Os dois impactos certeiros causaram tremendo dano e um incêndio de grandes proporções no hangar superior onde estavam posicionados aviões armados e abastecidos que alimentaram as chamas. Fumaça escura bem espessa saia dos locais atingidos pelas bombas e cobriu a popa do IJN Shoho, mas o castigo ainda não tinha terminado.

Caça A5M4 pilotado por um ala do IJN Shoho.

Ao mesmo tempo, o primeiro grupo de torpedeiros TBD da unidade VT-2 se aproximava para o ataque, voando a altitude de apenas 300 metros. Além das baterias antiaéreas dos navios próximos, os dois caças A5M4 “Claude” também tentaram se aproximar da formação de torpedeiros para tentar impedir este ataque. Os pilotos de dois caças americanos F4F que estavam próximos observaram os japoneses se aproximando da formação dos torpedeiros e mergulharam para um ataque. Com uma aproximação lateral foi possível surpreender os dois A5M4 pilotados pelos PO2c Aoki e PO2c Inoue que tentaram escapar deste ataque se valendo de todo tipo de manobras acrobáticas, como rolamentos e curvas inclinadas verticais. Este combate aéreo demorou o suficiente para que os torpedeiros americanos realizassem seus ataques e acertassem dois torpedos no IJN Shoho. Uma das explosões danificou os dois sistemas de manobra do navio japonês, tanto o elétrico como o sistema de direção manual. Isto forçou o porta-aviões manter uma direção constante a sudeste. A segunda explosão causou uma grande nuvem em forma de cogumelo que subiu acima do convés de vôo. O navio estava domado. Com grandes buracos em seu casco, a casa de máquinas sofria com as chamas e as inundações, que causaram grande perda de força. O navio começou a adernar.
Os danos causados pelo ataque das unidades do USS Lexington tinham efetivamente eliminado o IJN Shoho, mas ainda restava o ataque do grupo do USS Yorktown.



Fotos americanas registram o ataque ao IJN Shoho.
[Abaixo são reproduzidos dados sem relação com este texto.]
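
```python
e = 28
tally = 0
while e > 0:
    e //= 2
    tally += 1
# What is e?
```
Trace:
  e=28
  e=28, tally=0
  e=14, tally=1
  e=7, tally=2
  e=3, tally=3
  e=1, tally=4
  e=0, tally=5

Final answer: 0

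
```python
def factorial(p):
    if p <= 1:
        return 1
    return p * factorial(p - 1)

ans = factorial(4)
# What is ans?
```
Call trace:
factorial(p=4)
  factorial(p=3)
    factorial(p=2)
      factorial(p=1)
      -> return 1
    -> return 2
  -> return 6
-> return 24

Final answer: 24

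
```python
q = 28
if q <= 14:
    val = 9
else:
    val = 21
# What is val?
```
Trace:
  q=28
  q=28, val=21

Final answer: 21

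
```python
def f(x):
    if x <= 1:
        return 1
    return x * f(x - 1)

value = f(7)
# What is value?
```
Call trace:
f(x=7)
  f(x=6)
    f(x=5)
      f(x=4)
        f(x=3)
          f(x=2)
            f(x=1)
            -> return 1
          -> return 2
        -> return 6
      -> return 24
    -> return 120
  -> return 720
-> return 5040

Final answer: 5040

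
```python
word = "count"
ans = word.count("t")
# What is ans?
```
Trace:
  word='count'
  word='count', ans=1

Final answer: 1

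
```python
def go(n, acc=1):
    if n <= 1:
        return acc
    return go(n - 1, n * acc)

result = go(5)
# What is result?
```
Call trace:
go(n=5, acc=1)
  go(n=4, acc=5)
    go(n=3, acc=20)
      go(n=2, acc=60)
        go(n=1, acc=120)
        -> return 120
      -> return 120
    -> return 120
  -> return 120
-> return 120

Final answer: 120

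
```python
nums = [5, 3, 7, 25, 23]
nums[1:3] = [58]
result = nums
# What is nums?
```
Trace:
  nums=[5, 3, 7, 25, 23]
  nums=[5, 58, 25, 23]
  nums=[5, 58, 25, 23], result=[5, 58, 25, 23]

Final answer: [5, 58, 25, 23]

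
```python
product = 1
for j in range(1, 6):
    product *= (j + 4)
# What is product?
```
Trace:
  product=1
  product=5, j=1
  product=30, j=2
  product=210, j=3
  product=1680, j=4
  product=15120, j=5

Final answer: 15120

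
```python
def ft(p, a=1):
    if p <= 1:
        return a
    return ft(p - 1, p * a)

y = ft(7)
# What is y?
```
Call trace:
ft(p=7, a=1)
  ft(p=6, a=7)
    ft(p=5, a=42)
      ft(p=4, a=210)
        ft(p=3, a=840)
          ft(p=2, a=2520)
            ft(p=1, a=5040)
            -> return 5040
          -> return 5040
        -> return 5040
      -> return 5040
    -> return 5040
  -> return 5040
-> return 5040

Final answer: 5040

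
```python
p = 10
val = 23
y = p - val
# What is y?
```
Trace:
  p=10
  p=10, val=23
  p=10, val=23, y=-13

Final answer: -13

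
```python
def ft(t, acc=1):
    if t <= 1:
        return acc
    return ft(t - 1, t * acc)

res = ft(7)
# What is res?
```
Call trace:
ft(t=7, acc=1)
  ft(t=6, acc=7)
    ft(t=5, acc=42)
      ft(t=4, acc=210)
        ft(t=3, acc=840)
          ft(t=2, acc=2520)
            ft(t=1, acc=5040)
            -> return 5040
          -> return 5040
        -> return 5040
      -> return 5040
    -> return 5040
  -> return 5040
-> return 5040

Final answer: 5040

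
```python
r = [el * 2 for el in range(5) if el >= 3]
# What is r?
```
Trace:
  el=0
  el=1
  el=2
  el=3
  el=4
  r=[6, 8]

Final answer: [6, 8]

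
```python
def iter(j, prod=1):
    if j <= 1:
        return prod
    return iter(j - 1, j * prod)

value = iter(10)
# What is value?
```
Call trace:
iter(j=10, prod=1)
  iter(j=9, prod=10)
    iter(j=8, prod=90)
      iter(j=7, prod=720)
        iter(j=6, prod=5040)
          iter(j=5, prod=30240)
            iter(j=4, prod=151200)
              iter(j=3, prod=604800)
                iter(j=2, prod=1814400)
                  iter(j=1, prod=3628800)
                  -> return 3628800
                -> return 3628800
              -> return 3628800
            -> return 3628800
          -> return 3628800
        -> return 3628800
      -> return 3628800
    -> return 3628800
  -> return 3628800
-> return 3628800

Final answer: 3628800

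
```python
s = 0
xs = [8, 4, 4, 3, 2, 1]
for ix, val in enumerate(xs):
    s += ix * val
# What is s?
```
Trace:
  s=0
  s=0, ix=0, val=8
  s=4, ix=1, val=4
  s=12, ix=2, val=4
  s=21, ix=3, val=3
  s=29, ix=4, val=2
  s=34, ix=5, val=1

Final answer: 34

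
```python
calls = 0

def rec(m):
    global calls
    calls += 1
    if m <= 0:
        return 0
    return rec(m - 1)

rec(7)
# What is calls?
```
Call trace:
rec(m=7)
  rec(m=6)
    rec(m=5)
      rec(m=4)
        rec(m=3)
          rec(m=2)
            rec(m=1)
              rec(m=0)
              -> return 0
            -> return 0
          -> return 0
        -> return 0
      -> return 0
    -> return 0
  -> return 0
-> return 0

calls is incremented once per call. rec is entered once for each m = 7, 6, 5, 4, 3, 2, 1, 0 (the m <= 0 call returns without recursing), i.e. 7 + 1 calls.
calls = 8

Final answer: 8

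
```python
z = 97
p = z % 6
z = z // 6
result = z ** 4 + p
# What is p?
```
Trace:
  z=97
  z=97, p=1
  z=16, p=1
  z=16, p=1, result=65537

Final answer: 1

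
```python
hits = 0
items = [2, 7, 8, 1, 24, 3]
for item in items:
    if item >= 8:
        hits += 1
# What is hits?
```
Trace:
  hits=0
  hits=0, item=2
  hits=0, item=7
  hits=1, item=8
  hits=1, item=1
  hits=2, item=24
  hits=2, item=3

Final answer: 2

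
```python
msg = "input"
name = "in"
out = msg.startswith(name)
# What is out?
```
Trace:
  msg='input'
  msg='input', name='in'
  msg='input', name='in', out=True

Final answer: True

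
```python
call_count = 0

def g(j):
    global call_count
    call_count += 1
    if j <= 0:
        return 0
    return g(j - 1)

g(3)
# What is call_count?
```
Call trace:
g(j=3)
  g(j=2)
    g(j=1)
      g(j=0)
      -> return 0
    -> return 0
  -> return 0
-> return 0

call_count is incremented once per call. g is entered once for each j = 3, 2, 1, 0 (the j <= 0 call returns without recursing), i.e. 3 + 1 calls.
call_count = 4

Final answer: 4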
O ATAQUE DAS UNIDADES DO USS YORKTOWN
Este ataque iniciou-se às 11h25. Este grupo de SBD foi atacado pelos três caças A6M2 “Zero” liderados pelo tenente Kenjiro Nõtomi, e que haviam sido lançados logo após o primeiro ataque. Eles realizaram várias passagens de metralhamento contra a formação em linha dos dezessete SBD americanos. Já incapacitado de manobrar pelos ataques iniciais, o IJN Shoho estava perdido. Mais onze bombas atingiram o porta-aviões japonês, que parou e começou a afundar. O convés de vôo estava completamente incendiado. As equipes a bordo tentavam evacuar o grande número de feridos.

Mas restava ainda o ataque dos torpedeiros do USS Yorktown, que se iniciou às 11h29.
Este último grupo atacante também foi alvo dos dois caças A5M4 “Claude”. Mais uma vez caças F4F impediram o intento destes pilotos japoneses dando combate a baixa altitude. Após selecionar um dos A5M4 e enquadrá-lo na mira, o piloto americano tenente comandante James H. Flatley Jr, testemunhou da agilidade dos japoneses. O “Claude” realizava manobras acrobáticas tentando escapar a baixa altitude. As balas americanas atingiam a superfície do Mar de Coral, levantando esguichos. Com uma aproximação decidida o piloto americano fixou em seu oponente. Agora o piloto japonês não conseguiria fazer mais nada para escapar. Utilizando como direcionamento os esguichos de água causados pelas suas balas, o piloto americano atirou descontroladamente na parte frontal e traseira do caça japonês, que atingido fatalmente se chocou contra a água do mar, apesar da habilidade demonstrada pelo piloto japonês.

Caça A6M2 pilotado por um ala do IJN Shoho.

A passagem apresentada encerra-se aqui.